FMCG industry
◆ The Russian-Ukrainian conflict is expected to accelerate price increases across the supply chain, disrupt trade flows, further cut disposable incomes, and be detrimental to the recovery of the pandemic. Several FMCG companies have stopped local operations in Ukraine, and Western consumers have begun boycotting Russian brands, though the impact is not yet clear.
Food service industry:
◆ Ukraine and Russia together account for about one-third of the world's wheat exports and are the two largest exporters of sunflower oil. Supply disruptions will lead to higher global wheat prices, and food service companies in the bakery industry and food preparation stage will face a series of questions.
◆ Rising energy costs will also add to inflationary pressures, so we're not sure how long catering companies will be able to absorb the extra costs or keep menu prices stable for consumers.

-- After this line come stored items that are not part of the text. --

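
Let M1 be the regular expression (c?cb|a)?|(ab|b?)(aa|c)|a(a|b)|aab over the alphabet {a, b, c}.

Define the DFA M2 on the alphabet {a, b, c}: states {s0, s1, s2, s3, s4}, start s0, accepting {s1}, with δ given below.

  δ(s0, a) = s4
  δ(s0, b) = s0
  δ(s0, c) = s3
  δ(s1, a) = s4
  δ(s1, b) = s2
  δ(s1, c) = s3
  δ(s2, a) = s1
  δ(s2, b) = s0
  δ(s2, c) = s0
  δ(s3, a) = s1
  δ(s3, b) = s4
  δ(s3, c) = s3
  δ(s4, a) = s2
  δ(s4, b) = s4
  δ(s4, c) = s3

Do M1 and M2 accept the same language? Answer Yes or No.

The empty string ε is accepted by M1 but rejected by M2.
So L(M1) ≠ L(M2).

No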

Banking and Payments Industry:
◆ Unlike other industries, banking and payments are used as a tool to prevent Russia's military strikes against Ukraine, mainly by prohibiting Russia's use of major payment systems such as SWIFT, to prevent Russia from participating in international trade. Cryptocurrencies are not under the control of the Russian government, and the Kremlin is unlikely to use it this way.
Medical insurance:
◆ The Russian healthcare sector may soon feel the indirect effects of the conflict. With sanctions intensifying and deteriorating economic conditions, hospitals will soon face daily shortages of imported medical materials.
Insurance:
◆ Political risk insurers face an increase in claims for losses related to political unrest and conflict. Some insurers have stopped underwriting political risk policies covering Ukraine and Russia.
◆ Sanctions will cause some insurers to automatically stop air or marine insurance. Insurers and reinsurers in the European Union are barred from servicing goods and technologies designed to enhance Russia's aviation and space industries.
◆ The high risk of cyber-attacks poses significant challenges for cyber insurers. Cyberattacks can cross national borders and can result in significant losses. Cyber insurers are unlikely to uphold war coverage exclusions.
◆ Premiums are bound to increase due to increased risk of loss due to political instability, including political risk, marine, air, transport cargo and cyber insurance.
Medical instruments:
◆ Due to deteriorating economic conditions, financial sanctions and technology embargoes, Russia's medical device industry will be negatively affected by the Russian-Ukrainian conflict, as most medical devices are imported from the United States and Europe.
◆ As the conflict continues, civil aviation in Europe and Russia will be severely disrupted, affecting the distribution of airborne medical equipment. The medical supply chain is expected to continue to be disrupted as some materials, such as titanium, come from Russia.
◆ The loss of Russian exports of medical devices is not expected to be significant, as these represent less than 0.04% of the value of all medical devices sold globally.